En los últimos días, he comprobado cómo unos cuantos compañeros blogueros se han sumado al manifiesto “Soy un blogfesor” (o a su versión de género femenino, “Soy una blogfesora”). En un primer momento, estuve tentado de adherirme, incluso a pesar del barbarismo tan poco eufónico que da nombre a la iniciativa y a cuya difusión yo mismo, con inconsecuencia digna de mejor causa, he contribuido alguna vez (véase, por ejemplo, “El Tigre en Tagzania”, mi colaboración con el meme que recientemente convocó Bitácora del galeón).

Lo que finalmente me disuadió de sumarme a esta iniciativa no fue su título (aunque es cierto que hubiera preferido algo así como “Soy un profesor bloguero”), sino el contenido del manifiesto. No tengo ningún inconveniente en suscribir la mayor parte de sus afirmaciones, pero hay algunas que me producen cierta inquietud. Antes de exponerlas, quiero dejar bien claro que respeto las razones que otros colegas han tenido para sumarse a esta iniciativa. Yo expongo los motivos que me inducen a discrepar de ciertos principios enunciados en el manifiesto, con algunas consideraciones que me parecen de interés para la blogosfera educativa.

  • “Soy un blogfesor porque creo en el poder terapéutico de los weblogs”. No estoy tan seguro de que tal poder sea indiscutible o universalmente benéfico, más allá de ciertas obviedades más metafóricas que reales. Los blogs tal vez curen algunas enfermedades (la rutinitis o la acomoditis, por ejemplo), pero también promueven otras patologías, y no es la menor de ellas la exacerbación de la tendencia al narcisismo, la tautología y la endogamia que solemos padecer los docentes.
  • “Soy un blogfesor porque mis “web feeds” son mi biblioteca personal preferida”. Vale, es verdad que consulto algunos blogs todos o casi todos los días, que he hecho de Planeta Educativo mi web de cabecera al comenzar la jornada, y que he divulgado su URL entre los compañeros del trabajo. Sin embargo, de ahí a afirmar que una o varias fuentes RSS constituyan mi biblioteca personal preferida va un abismo. Por no salir del ámbito de Internet (cuya lectura, por lo general, no es tan apasionante como la de otro tipo de textos), yo sigo confiando en Google, e incluso en el vagabundaje informal, para profundizar en los temas que más me interesan.
  • “Soy un blogfesor porque considero que bloguear es una práctica espiritual” y “soy un blogfesor porque bloguear es un camino con corazón”. Francamente, estas dos declaraciones me parecen demasiado retóricas y vacías de contenido para un decálogo o dodecálogo que pretenda tomarse en serio. No sé por qué habría de considerarse el bloguear como una práctica más espiritual, o en la que se pone más corazón, que otras más prosaicas y habituales, como hablar, escribir o, simplemente, hacer ese millón de cosas diferentes a que los docentes estamos obligados por nuestra profesión.

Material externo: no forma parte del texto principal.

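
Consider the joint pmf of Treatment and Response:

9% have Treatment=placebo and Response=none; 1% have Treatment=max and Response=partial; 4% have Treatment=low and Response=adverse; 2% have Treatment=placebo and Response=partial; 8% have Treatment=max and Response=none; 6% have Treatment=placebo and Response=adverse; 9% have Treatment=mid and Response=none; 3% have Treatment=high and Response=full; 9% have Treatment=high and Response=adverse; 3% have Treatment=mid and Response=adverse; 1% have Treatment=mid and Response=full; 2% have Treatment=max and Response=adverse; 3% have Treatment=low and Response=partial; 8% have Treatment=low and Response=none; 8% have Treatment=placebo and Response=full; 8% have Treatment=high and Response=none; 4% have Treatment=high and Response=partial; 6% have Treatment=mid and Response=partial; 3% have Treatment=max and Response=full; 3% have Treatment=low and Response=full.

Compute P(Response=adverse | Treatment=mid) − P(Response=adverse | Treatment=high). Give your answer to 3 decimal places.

P(Treatment=mid) = 0.09 + 0.06 + 0.01 + 0.03 = 0.19; P(Response=adverse | Treatment=mid) = 0.03/0.19 = 0.1579.
P(Treatment=high) = 0.08 + 0.04 + 0.03 + 0.09 = 0.24; P(Response=adverse | Treatment=high) = 0.09/0.24 = 0.3750.
Difference = -0.217.

-0.217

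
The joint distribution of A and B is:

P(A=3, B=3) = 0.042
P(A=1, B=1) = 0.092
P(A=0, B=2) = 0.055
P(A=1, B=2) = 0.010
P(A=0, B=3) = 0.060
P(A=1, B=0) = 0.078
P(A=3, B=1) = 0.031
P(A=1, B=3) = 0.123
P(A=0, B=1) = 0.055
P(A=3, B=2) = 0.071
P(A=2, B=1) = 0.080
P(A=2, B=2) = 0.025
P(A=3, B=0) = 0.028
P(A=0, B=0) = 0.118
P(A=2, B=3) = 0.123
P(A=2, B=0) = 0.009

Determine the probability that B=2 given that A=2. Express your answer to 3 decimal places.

0.105

P(A=2) = 0.009 + 0.080 + 0.025 + 0.123 = 0.237.
P(B=2 | A=2) = 0.025/0.237 = 0.105.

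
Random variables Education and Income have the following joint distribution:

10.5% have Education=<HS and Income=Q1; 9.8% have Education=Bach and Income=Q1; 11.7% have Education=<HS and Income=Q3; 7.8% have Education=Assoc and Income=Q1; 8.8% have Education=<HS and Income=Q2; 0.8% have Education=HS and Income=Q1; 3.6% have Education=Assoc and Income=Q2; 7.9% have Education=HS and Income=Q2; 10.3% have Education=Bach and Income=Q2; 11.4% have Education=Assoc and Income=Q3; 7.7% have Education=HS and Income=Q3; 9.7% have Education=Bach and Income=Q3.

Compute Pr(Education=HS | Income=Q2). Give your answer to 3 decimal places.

0.258

P(Income=Q2) = 0.088 + 0.079 + 0.036 + 0.103 = 0.306.
P(Education=HS | Income=Q2) = 0.079/0.306 = 0.258.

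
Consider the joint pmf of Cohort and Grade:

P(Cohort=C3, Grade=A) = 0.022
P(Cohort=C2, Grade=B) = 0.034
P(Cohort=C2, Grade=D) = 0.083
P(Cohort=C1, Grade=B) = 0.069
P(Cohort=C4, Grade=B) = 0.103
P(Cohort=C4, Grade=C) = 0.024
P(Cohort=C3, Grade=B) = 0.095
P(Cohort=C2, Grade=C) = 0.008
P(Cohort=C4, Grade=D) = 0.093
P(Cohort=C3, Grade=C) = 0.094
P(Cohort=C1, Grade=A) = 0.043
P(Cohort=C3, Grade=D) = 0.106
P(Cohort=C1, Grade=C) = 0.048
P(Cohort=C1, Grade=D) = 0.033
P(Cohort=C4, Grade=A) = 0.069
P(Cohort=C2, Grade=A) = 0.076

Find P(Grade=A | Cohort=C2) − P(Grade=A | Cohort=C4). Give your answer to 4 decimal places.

P(Cohort=C2) = 0.076 + 0.034 + 0.008 + 0.083 = 0.201; P(Grade=A | Cohort=C2) = 0.076/0.201 = 0.37811.
P(Cohort=C4) = 0.069 + 0.103 + 0.024 + 0.093 = 0.289; P(Grade=A | Cohort=C4) = 0.069/0.289 = 0.23875.
Difference = 0.1394.

0.1394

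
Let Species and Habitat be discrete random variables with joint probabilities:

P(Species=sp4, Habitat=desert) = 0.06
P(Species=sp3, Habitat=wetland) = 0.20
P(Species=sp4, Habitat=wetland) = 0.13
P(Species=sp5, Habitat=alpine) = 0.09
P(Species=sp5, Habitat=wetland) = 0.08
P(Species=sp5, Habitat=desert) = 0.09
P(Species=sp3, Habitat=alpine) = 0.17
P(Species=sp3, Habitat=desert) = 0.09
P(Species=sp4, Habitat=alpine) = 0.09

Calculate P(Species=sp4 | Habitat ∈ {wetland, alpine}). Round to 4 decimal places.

0.2895

P(Habitat=wetland) = 0.20 + 0.13 + 0.08 = 0.41.
P(Habitat=alpine) = 0.17 + 0.09 + 0.09 = 0.35.
P(Habitat ∈ {wetland, alpine}) = 0.41 + 0.35 = 0.76; P(Species=sp4, Habitat ∈ {wetland, alpine}) = 0.13 + 0.09 = 0.22.
P(Species=sp4 | Habitat ∈ {wetland, alpine}) = 0.22/0.76 = 0.2895.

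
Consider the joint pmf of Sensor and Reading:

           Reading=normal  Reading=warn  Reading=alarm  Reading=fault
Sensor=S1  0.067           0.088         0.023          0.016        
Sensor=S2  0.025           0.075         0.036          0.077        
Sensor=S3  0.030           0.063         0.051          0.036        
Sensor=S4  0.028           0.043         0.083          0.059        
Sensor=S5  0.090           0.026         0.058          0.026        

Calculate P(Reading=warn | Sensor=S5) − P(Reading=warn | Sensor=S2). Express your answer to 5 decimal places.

-0.22211

P(Sensor=S5) = 0.090 + 0.026 + 0.058 + 0.026 = 0.200; P(Reading=warn | Sensor=S5) = 0.026/0.200 = 0.130000.
P(Sensor=S2) = 0.025 + 0.075 + 0.036 + 0.077 = 0.213; P(Reading=warn | Sensor=S2) = 0.075/0.213 = 0.352113.
Difference = -0.22211.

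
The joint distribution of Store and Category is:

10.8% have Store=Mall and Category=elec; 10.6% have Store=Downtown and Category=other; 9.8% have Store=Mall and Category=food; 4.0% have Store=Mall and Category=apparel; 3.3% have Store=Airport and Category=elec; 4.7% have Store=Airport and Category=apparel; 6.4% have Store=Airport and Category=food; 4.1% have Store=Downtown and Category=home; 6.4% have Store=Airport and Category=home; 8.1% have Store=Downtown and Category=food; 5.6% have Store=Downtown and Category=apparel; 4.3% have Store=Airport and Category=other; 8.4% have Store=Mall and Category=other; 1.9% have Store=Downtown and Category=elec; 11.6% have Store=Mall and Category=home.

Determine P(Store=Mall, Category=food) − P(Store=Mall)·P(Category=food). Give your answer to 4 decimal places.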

Lo que pretendo decir es que no debemos sacar las cosas de quicio, ni tomar el rábano por las hojas, ni exagerar indebidamente o convertir nuestros respectivos trayectos blogosféricos en una especie de manifestación trascendente (eso de que ser blogfesor constituya una “Filosofía de Vida” tiene miga) que, al menos desde mi punto de vista, no lo es ni pretende serlo. Es cierto que el manifiesto sólo incluye a quien quiera suscribirlo, y que cualquier docente que escriba habitualmente en blogs puede proponer otro en sus propios y particulares términos. Yo lo hice, en cierto modo, con esa declaración de principios humorística (ma non troppo) que fue el meme de ripios blogueros, pero lo que pretendía con ella era animar a mis compañeros a poner en valor sus propios objetivos, y no a declarar los míos como norma universal.

De aquí el malestar que siento ante este tipo de manifiestos, con cuya difusión se corre el riesgo de convertir la blogosfera educativa en una especie de coto vedado para expertos e iniciados, en un cónclave de partidarios de determinadas escuelas pedagógicas (no sé muy bien cuáles, la verdad), y en una isla espiritualista, muy hermosa y exótica sobre el papel, pero probablemente demasiado ajena a la práctica cotidiana de nuestro oficio.